The combination of the two forms of intervention can provide even more significant benefits in the treatment of lipoedema, observed through reduced perimetry in both limbs tested. Combined shock wave therapy and lymphatic drainage may help to minimise oedema, improve lymphatic function, and relieve pain and discomfort in patients with lipoedema. Besides the physiological responses promoted, one can observe a clinical improvement in the qualitative analysis of the skin aspect, as visualised in the comparison of the figures before and after the interventions (Ferraro et al. 2011; Angehrn 2008; Christ 2008).

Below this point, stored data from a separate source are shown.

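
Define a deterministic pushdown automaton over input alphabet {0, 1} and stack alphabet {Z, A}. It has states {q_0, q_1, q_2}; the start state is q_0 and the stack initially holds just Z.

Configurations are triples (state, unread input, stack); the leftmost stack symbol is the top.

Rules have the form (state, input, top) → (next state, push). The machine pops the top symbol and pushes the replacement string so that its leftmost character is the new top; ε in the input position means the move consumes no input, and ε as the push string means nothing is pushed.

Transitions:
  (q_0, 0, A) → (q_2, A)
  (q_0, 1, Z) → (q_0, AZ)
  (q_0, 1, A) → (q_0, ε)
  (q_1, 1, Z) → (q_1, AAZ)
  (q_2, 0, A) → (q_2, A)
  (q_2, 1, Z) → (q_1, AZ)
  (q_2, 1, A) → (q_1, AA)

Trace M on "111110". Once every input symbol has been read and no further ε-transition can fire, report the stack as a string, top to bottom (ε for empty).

AZ

(q_0, 111110, Z) ⊢ (q_0, 11110, AZ) ⊢ (q_0, 1110, Z) ⊢ (q_0, 110, AZ) ⊢ (q_0, 10, Z) ⊢ (q_0, 0, AZ) ⊢ (q_2, ε, AZ)
All input consumed in state q_2 with stack AZ.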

There is scientific evidence of improvement in lipoedema with the combined therapy, with limitations regarding histological analysis and dynamics of the lipoedema picture, suggesting that further studies should be carried out with a larger population and immunopathological analysis of the treated tissue.

Conclusion

The association of shock wave therapy with deep oscillation promoted a reduction in the perimetry of the left lower limb, with a lower percentage of fat and a visible qualitative improvement in the aspect of lipoedema when compared to the initial moment and to the groups that did only one of the interventions.

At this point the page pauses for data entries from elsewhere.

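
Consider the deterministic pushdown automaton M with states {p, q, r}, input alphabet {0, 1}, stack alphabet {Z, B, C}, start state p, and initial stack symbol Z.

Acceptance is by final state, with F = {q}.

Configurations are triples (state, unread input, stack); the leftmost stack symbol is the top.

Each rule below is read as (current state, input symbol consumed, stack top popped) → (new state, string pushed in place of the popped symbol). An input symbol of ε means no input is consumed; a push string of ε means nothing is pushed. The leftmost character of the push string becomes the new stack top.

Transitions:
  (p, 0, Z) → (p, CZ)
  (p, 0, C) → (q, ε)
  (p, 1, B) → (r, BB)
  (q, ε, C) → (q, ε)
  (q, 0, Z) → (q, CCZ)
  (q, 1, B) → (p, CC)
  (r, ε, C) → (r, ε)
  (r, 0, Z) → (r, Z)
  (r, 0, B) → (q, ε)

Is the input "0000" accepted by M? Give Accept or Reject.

Accept

(p, 0000, Z) ⊢ (p, 000, CZ) ⊢ (q, 00, Z) ⊢ (q, 0, CCZ) ⊢ (q, 0, CZ) ⊢ (q, 0, Z) ⊢ (q, ε, CCZ)
All input consumed; state q ∈ F.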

What is lipoedema? A reminder:Lipoedema is a common adipose tissue disease that affects about 11% of adult women worldwide. It results from abnormal subcutaneous fat deposition with associated oedema, affecting some body parts such as the buttocks, lower extremities, and arms. The cause is unknown, but it is suggested that female hormones play an important role in lipoedema formation.

CPD reflective questions

  • Have you ever come across lipoedema in your practice?
  • Are you familiar with the causes?
  • Are you aware of the treatment options?